Nieproszeni Goście

3.4K 183 19
                                    

Tej nocy Elhanora nie spała w domu ,postanowiła zostać na noc w lesie.Gdy była przy furtce zauważyła starca ,który odchodził właśnie od drzwi BagEnd ,minęli się bez słowa.Gdy weszła do środka od razu spytała Bilba o starca.

-To tylko włuczęga-skłamal ,ponieważ wiedział ,że gdyby powiedział jej prawdę od razu by za nim pobiegła-Siadaj ,musisz coś zjeść.

Elhanora posłusznie usiadła i zjadła śniadanie ,porozmawiała trochę z Bilbem i znowu wyszła.

Reszta dnia minęła Bilbowi zwyczajnie ,sprawdził pocztę ,poczytał książkę zdrzemnął się.Jednak kiedy zasiadał do kolacji usłyszał pukanie ,w drzwiach stał krasnolud ,co było dziwne bo nie spodziewał się gości,krasnolud przedstawił się jako Dwalin ,wszedł bez pytania i rozgościł się .Zaraz po nim ,w krótkich odstępach czasowych przyszli:Balin,Kili,Fili,Oin,Gloin,Ori,Nori,Dori,Bifur,Bofur,Bombur i Gandalf.Bilbo spojrzał za czarodzieja z wyrzutem ,ten w odpowiedzi tylko się uśmiechnął.Krasnoludy złączyły wszystkie stoły w jeden ,opróżniły spiżarnię Bilba i biesiadowały.Żadnego z nich nie interesowały uwagi gospodarza.Kiedy krasnoludy się najadły posprzątały po sobie w swój własny sposób.Bilbo był tym zaskoczony.Nagle rozległo się pukanie do drzwi.
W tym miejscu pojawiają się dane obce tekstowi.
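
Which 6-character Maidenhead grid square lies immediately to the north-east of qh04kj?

Longitude subsquare k = 10; +1 → 11 = l.
Latitude subsquare j = 9; +1 → 10 = k.

QH04lk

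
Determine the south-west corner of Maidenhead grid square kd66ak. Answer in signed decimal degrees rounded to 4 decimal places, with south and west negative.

-53.5833, 32.0000

Field K=10, D=3: +10·20° lon, +3·10° lat → SW at lon 20°, lat -60°.
Square 6, 6: +6·2° lon, +6·1° lat → SW at lon 32°, lat -54°.
Subsquare a=0, k=10: +0·0.0833333° lon, +10·0.0416667° lat → SW at lon 32°, lat -53.5833°.
latitude -53.5833, longitude 32.0000.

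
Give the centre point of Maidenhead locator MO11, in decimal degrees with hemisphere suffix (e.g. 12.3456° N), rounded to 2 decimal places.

51.50° N, 63.00° E

Field M=12, O=14: +12·20° lon, +14·10° lat → SW at lon 60°, lat 50°.
Square 1, 1: +1·2° lon, +1·1° lat → SW at lon 62°, lat 51°.
Cell spans 2° lon × 1° lat. Centre is SW corner plus half of each.
latitude 51.50° N, longitude 63.00° E.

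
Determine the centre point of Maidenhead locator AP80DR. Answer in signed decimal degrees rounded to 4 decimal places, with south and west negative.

60.7292, -163.7083

Field A=0, P=15: +0·20° lon, +15·10° lat → SW at lon -180°, lat 60°.
Square 8, 0: +8·2° lon, +0·1° lat → SW at lon -164°, lat 60°.
Subsquare d=3, r=17: +3·0.0833333° lon, +17·0.0416667° lat → SW at lon -163.75°, lat 60.7083°.
Cell spans 0.0833333° lon × 0.0416667° lat. Centre is SW corner plus half of each.
latitude 60.7292, longitude -163.7083.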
-Przyszedł-oznajmił Dwalin chłodnym tonem.

Bilbo otworzył drzwi ,stał przed nimi kolejny krasnolud.Zwrocił się do Gandalfa.

-Mówiłeś ,że bez problemu odnajdę ten dom.Zgubiłem się ,dwa razy.

-Bilbo Bagginsie ,to jest Thorin Dębowa Tarcza ,przywódca naszej kompanii.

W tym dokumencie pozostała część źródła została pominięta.